As long as the rules are obeyed then anything goes. The person playing to win will use any means necessary as long as it falls within the rules of the game. The person who cries cheesy builds his own set of rules on top of that and limits what he can do.
Chances are a few months later a tactic that was once called cheesy will be easy to beat, but the player who declared it cheesy will still lose to it because rather than try and think of a way to counter it he just called it 'cheap' and tried to take some percieved morale high ground. Meanwhile the players playing to win have probably found more strategies that take the game to a higher level, beyond the old tactic, and which will no doubt still elicit calls of 'cheesy' from the so called 'non-beardy' players.
One group of players are constantly learning and improving, another is stagnent and makes excuses for why it loses.
Which are really the better players?
If you want to play just to have fun then you're going to have to do one of 2 things:
- Find other people like yourself and play them.
- Accept that if you play someone who plays to win then you'll probably lose. Don't whine about beardyness, just try and have fun, even if you're getting massacred.
2000AD's answer to all "How do VC deal with ..." questions: Forbidden Lore + 2 Power Stones.
Further answers will require more vodka.
cheesy? never had it put to me my army is cheesy. main reason is i field so many fanatics and shamans that i end up killing myself as much as them. one wrong move and the game turns into a laughing stock. love it though. never won a match above 1k points with my goblins. great fun.
i love to lose. it lets me see how many different mistakes i made and how i can make them a lot funnier. never let a win get in the way of having fun.
In my book cheesy is more of an intent rather than any particular unit or composition. If the list you or your opponent is playing is the list you would use to play any opponent, then as long as it is within the rules it isn't cheesy. If you or your opponent makes a list that is tailored just to defeat "X" persons "X" army and no other, then yes you or they are being cheesy...or meta-gaming actually. Any sod can beat an opponent if they know exactly what their enemy is fielding...its not skill, it's math-hammer.
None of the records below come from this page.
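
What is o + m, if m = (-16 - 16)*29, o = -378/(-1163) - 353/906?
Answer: -977881255/1053678 ≈ -928.06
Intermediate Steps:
o = -68071/1053678 (o = -378*(-1/1163) - 353*1/906 = 378/1163 - 353/906 = -68071/1053678 ≈ -0.064603)
m = -928 (m = -32*29 = -928)
o + m = -68071/1053678 - 928 = -977881255/1053678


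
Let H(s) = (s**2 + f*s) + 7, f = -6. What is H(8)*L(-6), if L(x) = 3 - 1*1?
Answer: 46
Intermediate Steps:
L(x) = 2 (L(x) = 3 - 1 = 2)
H(s) = 7 + s**2 - 6*s (H(s) = (s**2 - 6*s) + 7 = 7 + s**2 - 6*s)
H(8)*L(-6) = (7 + 8**2 - 6*8)*2 = (7 + 64 - 48)*2 = 23*2 = 46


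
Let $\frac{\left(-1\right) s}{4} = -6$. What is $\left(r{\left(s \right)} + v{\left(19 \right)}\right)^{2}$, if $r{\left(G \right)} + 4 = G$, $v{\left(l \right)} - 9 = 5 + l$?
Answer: $2809$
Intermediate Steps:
$s = 24$ ($s = \left(-4\right) \left(-6\right) = 24$)
$v{\left(l \right)} = 14 + l$ ($v{\left(l \right)} = 9 + \left(5 + l\right) = 14 + l$)
$r{\left(G \right)} = -4 + G$
$\left(r{\left(s \right)} + v{\left(19 \right)}\right)^{2} = \left(\left(-4 + 24\right) + \left(14 + 19\right)\right)^{2} = \left(20 + 33\right)^{2} = 53^{2} = 2809$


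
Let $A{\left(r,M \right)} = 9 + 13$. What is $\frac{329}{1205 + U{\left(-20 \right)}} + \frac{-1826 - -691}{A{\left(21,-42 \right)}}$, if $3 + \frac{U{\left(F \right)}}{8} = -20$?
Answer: $- \frac{1151597}{22462} \approx -51.269$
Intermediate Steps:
$U{\left(F \right)} = -184$ ($U{\left(F \right)} = -24 + 8 \left(-20\right) = -24 - 160 = -184$)
$A{\left(r,M \right)} = 22$
$\frac{329}{1205 + U{\left(-20 \right)}} + \frac{-1826 - -691}{A{\left(21,-42 \right)}} = \frac{329}{1205 - 184} + \frac{-1826 - -691}{22} = \frac{329}{1021} + \left(-1826 + 691\right) \frac{1}{22} = 329 \cdot \frac{1}{1021} - \frac{1135}{22} = \frac{329}{1021} - \frac{1135}{22} = - \frac{1151597}{22462}$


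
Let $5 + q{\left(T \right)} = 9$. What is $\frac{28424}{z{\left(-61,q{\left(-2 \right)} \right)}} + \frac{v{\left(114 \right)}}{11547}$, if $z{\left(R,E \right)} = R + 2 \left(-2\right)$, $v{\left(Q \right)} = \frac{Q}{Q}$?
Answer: $- \frac{328211863}{750555} \approx -437.29$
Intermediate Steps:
$v{\left(Q \right)} = 1$
$q{\left(T \right)} = 4$ ($q{\left(T \right)} = -5 + 9 = 4$)
$z{\left(R,E \right)} = -4 + R$ ($z{\left(R,E \right)} = R - 4 = -4 + R$)
$\frac{28424}{z{\left(-61,q{\left(-2 \right)} \right)}} + \frac{v{\left(114 \right)}}{11547} = \frac{28424}{-4 - 61} + 1 \cdot \frac{1}{11547} = \frac{28424}{-65} + 1 \cdot \frac{1}{11547} = 28424 \left(- \frac{1}{65}\right) + \frac{1}{11547} = - \frac{28424}{65} + \frac{1}{11547} = - \frac{328211863}{750555}$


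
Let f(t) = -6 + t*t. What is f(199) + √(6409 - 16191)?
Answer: 39595 + I*√9782 ≈ 39595.0 + 98.904*I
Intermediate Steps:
f(t) = -6 + t²
f(199) + √(6409 - 16191) = (-6 + 199²) + √(6409 - 16191) = (-6 + 39601) + √(-9782) = 39595 + I*√9782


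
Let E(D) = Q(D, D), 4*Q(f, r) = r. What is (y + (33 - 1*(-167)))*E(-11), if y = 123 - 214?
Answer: -1199/4 ≈ -299.75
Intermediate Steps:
Q(f, r) = r/4
y = -91
E(D) = D/4
(y + (33 - 1*(-167)))*E(-11) = (-91 + (33 - 1*(-167)))*((1/4)*(-11)) = (-91 + (33 + 167))*(-11/4) = (-91 + 200)*(-11/4) = 109*(-11/4) = -1199/4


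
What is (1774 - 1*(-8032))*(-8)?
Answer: -78448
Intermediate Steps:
(1774 - 1*(-8032))*(-8) = (1774 + 8032)*(-8) = 9806*(-8) = -78448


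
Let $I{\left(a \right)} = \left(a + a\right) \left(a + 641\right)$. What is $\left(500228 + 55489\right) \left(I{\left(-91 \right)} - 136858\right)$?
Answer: $-131681588886$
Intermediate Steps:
$I{\left(a \right)} = 2 a \left(641 + a\right)$
$\left(500228 + 55489\right) \left(I{\left(-91 \right)} - 136858\right) = \left(500228 + 55489\right) \left(2 \left(-91\right) \left(641 - 91\right) - 136858\right) = 555717 \left(2 \left(-91\right) 550 - 136858\right) = 555717 \left(-100100 - 136858\right) = 555717 \left(-236958\right) = -131681588886$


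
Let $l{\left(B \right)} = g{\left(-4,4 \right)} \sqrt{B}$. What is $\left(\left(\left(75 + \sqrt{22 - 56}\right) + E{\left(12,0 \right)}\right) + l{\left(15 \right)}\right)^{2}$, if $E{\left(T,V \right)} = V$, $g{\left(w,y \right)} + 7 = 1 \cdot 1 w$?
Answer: $\left(75 - 11 \sqrt{15} + i \sqrt{34}\right)^{2} \approx 1015.6 + 377.81 i$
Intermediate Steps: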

Thus a magic heavy VC list may or may not be cheesy. If your opponent usually plays a CC heavy VC list but tailors a magic heavy list just to beat your army because you are weak against magic...then yes, that is cheesy and that person is an @##%*&! to boot. Conversely, if what they play as an allround list is magic heavy VC then it isn't cheesy...it is their choice. It boils down mostly to intent for me. I don't mind people who want to win...I mind people who tailor lists. At that point you're not a skilled player, you're a math-hammer noob. ('course it is always fun when you stomp a list that was tailored to beat you, that's a double humiliation for your opponent.
The only honorable options left to we combatants is seppuku or semantics...which amount to the same thing really.
My opinion on the matter... It's a war game... what do you do in wars? win...or loose, if your constantley loosing to an opponent then change your list...its not that difficult, if i take 2 warlock engineers and lots of jezzails and Warp lightning cannons, take units that can deal with this... every army can deal with it. cheesy dosnt excist, its just an excuse.
It is nice to play a friendly game every now and then though, so its up to the people involved to decide wether or not it is going to be a friendly. I usually field a competetive list, when i thought, what the heck i'll play a rarley used and quite friendley list, my opponnent took 3 High elf mages decked out....
Vefador's Bloody fist
i play a highelf player who takes infantry and archers. the infantry will murder me if they get to me, and i rarely have enough shooting troops to remove half of his models. i change my army to make it more fun, not to win. it is a game, the objective is to have fun and most people forget this.